Satu kelompok industri lagi yang berorientasi ekspor dan sarat kandungan lokal, walau
sumbangannya terhadap nilai tambah total paling rendah, yaitu 14 persen, memiliki peranan paling
besar dalam hal penyerapan tenaga kerja. Sepertiga pekerja di sektor industri manufaktur diserap
oleh kelompok ini. Sekitar seperempat pekerja diserap oleh kelompok yang berorientasi ekspor dan
yang kandungan impor bahan bakunya tinggi.

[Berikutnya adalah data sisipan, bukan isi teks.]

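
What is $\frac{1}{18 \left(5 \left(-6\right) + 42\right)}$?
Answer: $\frac{1}{216} \approx 0.0046296$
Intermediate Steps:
$\frac{1}{18 \left(5 \left(-6\right) + 42\right)} = \frac{1}{18 \left(-30 + 42\right)} = \frac{1}{18 \cdot 12} = \frac{1}{216}$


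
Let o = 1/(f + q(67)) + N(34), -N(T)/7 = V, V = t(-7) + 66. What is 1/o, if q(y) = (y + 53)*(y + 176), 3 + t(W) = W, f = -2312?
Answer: -26848/10524415 ≈ -0.0025510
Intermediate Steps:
t(W) = -3 + W
V = 56 (V = (-3 - 7) + 66 = -10 + 66 = 56)
q(y) = (53 + y)*(176 + y)
N(T) = -392 (N(T) = -7*56 = -392)
o = -10524415/26848 (o = 1/(-2312 + (9328 + 67**2 + 229*67)) - 392 = 1/(-2312 + (9328 + 4489 + 15343)) - 392 = 1/(-2312 + 29160) - 392 = 1/26848 - 392 = -10524415/26848 ≈ -392.00)
1/o = 1/(-10524415/26848) = -26848/10524415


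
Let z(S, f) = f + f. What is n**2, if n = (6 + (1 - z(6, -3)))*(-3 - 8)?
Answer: 20449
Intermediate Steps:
z(S, f) = 2*f
n = -143 (n = (6 + (1 - 2*(-3)))*(-3 - 8) = (6 + (1 - 1*(-6)))*(-11) = (6 + (1 + 6))*(-11) = (6 + 7)*(-11) = 13*(-11) = -143)
n**2 = (-143)**2 = 20449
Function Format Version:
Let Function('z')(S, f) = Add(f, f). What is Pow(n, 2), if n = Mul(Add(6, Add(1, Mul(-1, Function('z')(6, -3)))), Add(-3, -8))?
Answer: 20449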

Dengan demikian, kita bisa menyimpulkan bahwa kelompok industri yang berorientasi pasar dalam
negeri sangat dominan dalam hal sumbangsihnya terhadap pembentukan nilai tambah. Sedangkan
kelompok industri berorientasi ekspor sangat besar sumbangannya dalam penyerapan tenaga kerja.

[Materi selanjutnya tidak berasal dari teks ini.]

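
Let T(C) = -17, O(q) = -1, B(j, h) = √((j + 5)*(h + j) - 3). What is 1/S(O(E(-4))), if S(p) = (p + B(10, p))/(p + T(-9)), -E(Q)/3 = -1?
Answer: -18/131 - 36*√33/131 ≈ -1.7161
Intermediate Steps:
E(Q) = 3 (E(Q) = -3*(-1) = 3)
B(j, h) = √(-3 + (5 + j)*(h + j)) (B(j, h) = √((5 + j)*(h + j) - 3) = √(-3 + (5 + j)*(h + j)))
S(p) = (p + √(147 + 15*p))/(-17 + p) (S(p) = (p + √(-3 + 10² + 5*p + 5*10 + p*10))/(p - 17) = (p + √(-3 + 100 + 5*p + 50 + 10*p))/(-17 + p) = (p + √(147 + 15*p))/(-17 + p))
1/S(O(E(-4))) = 1/((-1 + √(147 + 15*(-1)))/(-17 - 1)) = 1/((-1 + √(147 - 15))/(-18)) = 1/(-(-1 + √132)/18) = 1/(-(-1 + 2*√33)/18) = 1/(1/18 - √33/9)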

Bertolak dari kenyataan ini, tantangan terbesar yang kita hadapi untuk memperkuat industri
manufaktur adalah dengan mengintegrasikan pasar domestik serta meningkatkan nilai tambah
industri yang berbasis bahan baku lokal. Upaya ini sekaligus bisa lebih banyak menyerap tenaga
kerja.
Penguatan integrasi perekonomian nasional memungkinkan segala sumber daya yang kita miliki
bisa bersinergi. Selanjutnya, kita bisa mewujudkan pembangunan yang lebih merata lewat
pembangunan daerah, bukan sekadar pembangunan di daerah. Untuk itu, pembangunan
infrastruktur menjadi salah satu kunci utama. Selain, tentu saja, penguatan riset dan pengembangan
(R&D) agar peningkatan daya saing nasional bisa berkelanjutan.